È il caso di Nando Ferretti, camerte doc, che ha voluto aggiungere un nuovo, significativo capitolo a una vita dinamica e mai banale, diventando dottore bis a distanza di 47 anni dal primo traguardo accademico.
«Un mio piccolo traguardo – racconta Nando –: dopo 47 anni, 5 mesi e 21 giorni (28 giugno 1978) dalla mia prima laurea, nella sessione di dicembre 2025 ho discusso la tesi della mia seconda Laurea in Scienze Giuridiche per l’Organizzazione e la Coesione Sociale. Un salutone dal giovane laureando ultra settantenne!».

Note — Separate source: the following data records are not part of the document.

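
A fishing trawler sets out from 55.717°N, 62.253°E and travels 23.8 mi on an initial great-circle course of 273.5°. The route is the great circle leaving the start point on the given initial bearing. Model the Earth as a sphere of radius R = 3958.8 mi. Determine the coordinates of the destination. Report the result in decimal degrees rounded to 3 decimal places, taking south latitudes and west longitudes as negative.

latitude 55.737°, longitude 61.642°

The arc subtends δ = 23.8/3958.8 = 0.006012 rad at the centre.
Start latitude φ₁ = 0.972445 rad; initial bearing θ = 4.773476 rad.
sin φ₂ = sin φ₁ cos δ + cos φ₁ sin δ cos θ = (0.826265)(0.999982) + (0.563281)(0.006012)(0.061049) = 0.826457
φ₂ = asin(0.826457) = 0.972786 rad = 55.737°.
Then Δλ = atan2(-0.003380, 0.317109) = -0.010659 rad, from sin θ sin δ cos φ₁ over cos δ − sin φ₁ sin φ₂.
Hence λ₂ = 62.253° + -0.611° = 61.642°.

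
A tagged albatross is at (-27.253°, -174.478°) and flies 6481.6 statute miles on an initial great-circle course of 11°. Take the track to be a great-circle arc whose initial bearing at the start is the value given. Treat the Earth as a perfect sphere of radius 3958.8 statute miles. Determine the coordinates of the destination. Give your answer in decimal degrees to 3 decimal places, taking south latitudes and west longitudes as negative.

latitude 64.309°, longitude -148.427°

The arc subtends δ = 6481.6/3958.8 = 1.637264 rad at the centre.
Start latitude φ₁ = -0.475655 rad; initial bearing θ = 0.191986 rad.
Applying the spherical law of cosines for sides, sin φ₂ = sin φ₁ cos δ + cos φ₁ sin δ cos θ = 0.901147, so φ₂ = 64.309°.
Then Δλ = atan2(0.169253, 0.346235) = 0.454679 rad, from sin θ sin δ cos φ₁ over cos δ − sin φ₁ sin φ₂.
λ₂ = -174.478° + 26.051° = -148.427°.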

Alla festa di laurea, il dottor Nando Ferretti ha voluto accanto a sé anche gli amici di sempre, protagonisti di una lunga storia di sport e passione: Luigi Barbiero, presidente della Serie D; Amedeo Pignotti, ex presidente del Grottammare; Poli, del Settore Tecnico; Ivano Ercoli, ex presidente del Tolentino; Stelio Bartocci, responsabile della Rappresentativa Serie D Girone F; Antonio Pantanetti, ex patron della Sangiustese; Rosario Scarfone, allenatore della Rappresentativa Serie D.

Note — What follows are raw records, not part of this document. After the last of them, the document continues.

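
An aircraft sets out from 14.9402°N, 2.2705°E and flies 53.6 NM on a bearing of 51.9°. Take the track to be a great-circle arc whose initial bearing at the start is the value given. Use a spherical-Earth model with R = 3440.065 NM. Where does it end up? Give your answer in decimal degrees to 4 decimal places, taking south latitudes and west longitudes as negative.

Angular distance δ = d/R = 53.6 / 3440.065 = 0.015581 rad.
With φ₁ = 14.9402° = 0.260756 rad and θ = 51.9° = 0.905826 rad:
sin φ₂ = sin φ₁ cos δ + cos φ₁ sin δ cos θ = (0.257811)(0.999879) + (0.966195)(0.015580)(0.617036) = 0.267068
φ₂ = asin(0.267068) = 0.270349 rad = 15.4899°.
For the longitude increment, Δλ = atan2( sin θ sin δ cos φ₁, cos δ − sin φ₁ sin φ₂ ) = atan2(0.011846, 0.931026) = 0.7290°.
Hence λ₂ = 2.2705° + 0.7290° = 2.9995°.

latitude 15.4899°, longitude 2.9995°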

«È stata l’occasione per una rimpatriata di amici pallonari – spiega Ferretti –. Ci siamo sempre stimati e continuiamo a stimarci dopo tanti anni. Rappresentiamo un calcio fatto di agonismo, ma anche di grande rispetto».

Un percorso di studio che non si ferma al traguardo personale, ma che porta con sé un messaggio forte e concreto.

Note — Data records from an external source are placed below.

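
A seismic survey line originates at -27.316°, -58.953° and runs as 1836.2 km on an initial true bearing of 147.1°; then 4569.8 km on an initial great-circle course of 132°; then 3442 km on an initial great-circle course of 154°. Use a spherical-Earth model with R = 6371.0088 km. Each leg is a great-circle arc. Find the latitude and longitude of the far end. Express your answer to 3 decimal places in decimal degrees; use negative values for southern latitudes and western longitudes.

latitude -75.635°, longitude 77.913°

Apply the spherical direct solution leg by leg, carrying full precision between legs.
Leg 1: from (-27.316°, -58.953°), δ = 1836.2/6371.0088 = 0.288212 rad, θ = 147.1° → φ = -40.693°, λ = -47.204°.
Leg 2: from (-40.693°, -47.204°), δ = 4569.8/6371.0088 = 0.717280 rad, θ = 132° → φ = -55.573°, λ = 12.571°.
Leg 3: from (-55.573°, 12.571°), δ = 3442/6371.0088 = 0.540260 rad, θ = 154° → φ = -75.635°, λ = 77.913°.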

«Ho intrapreso questo cammino – conclude – per sviluppare una tesi che possa essere di aiuto alle persone con diverse forme di disabilità, favorendone l’inserimento nella vita sociale anche grazie al supporto fondamentale dei nostri amici a quattro zampe».
Complimenti al dottor Nando Ferretti, uomo che si è sempre distinto per le sue idee, per la capacità di esprimerle senza filtri e per il coraggio di andare controcorrente quando qualcosa non procede nel verso giusto. Un esempio autentico di passione, impegno e visione.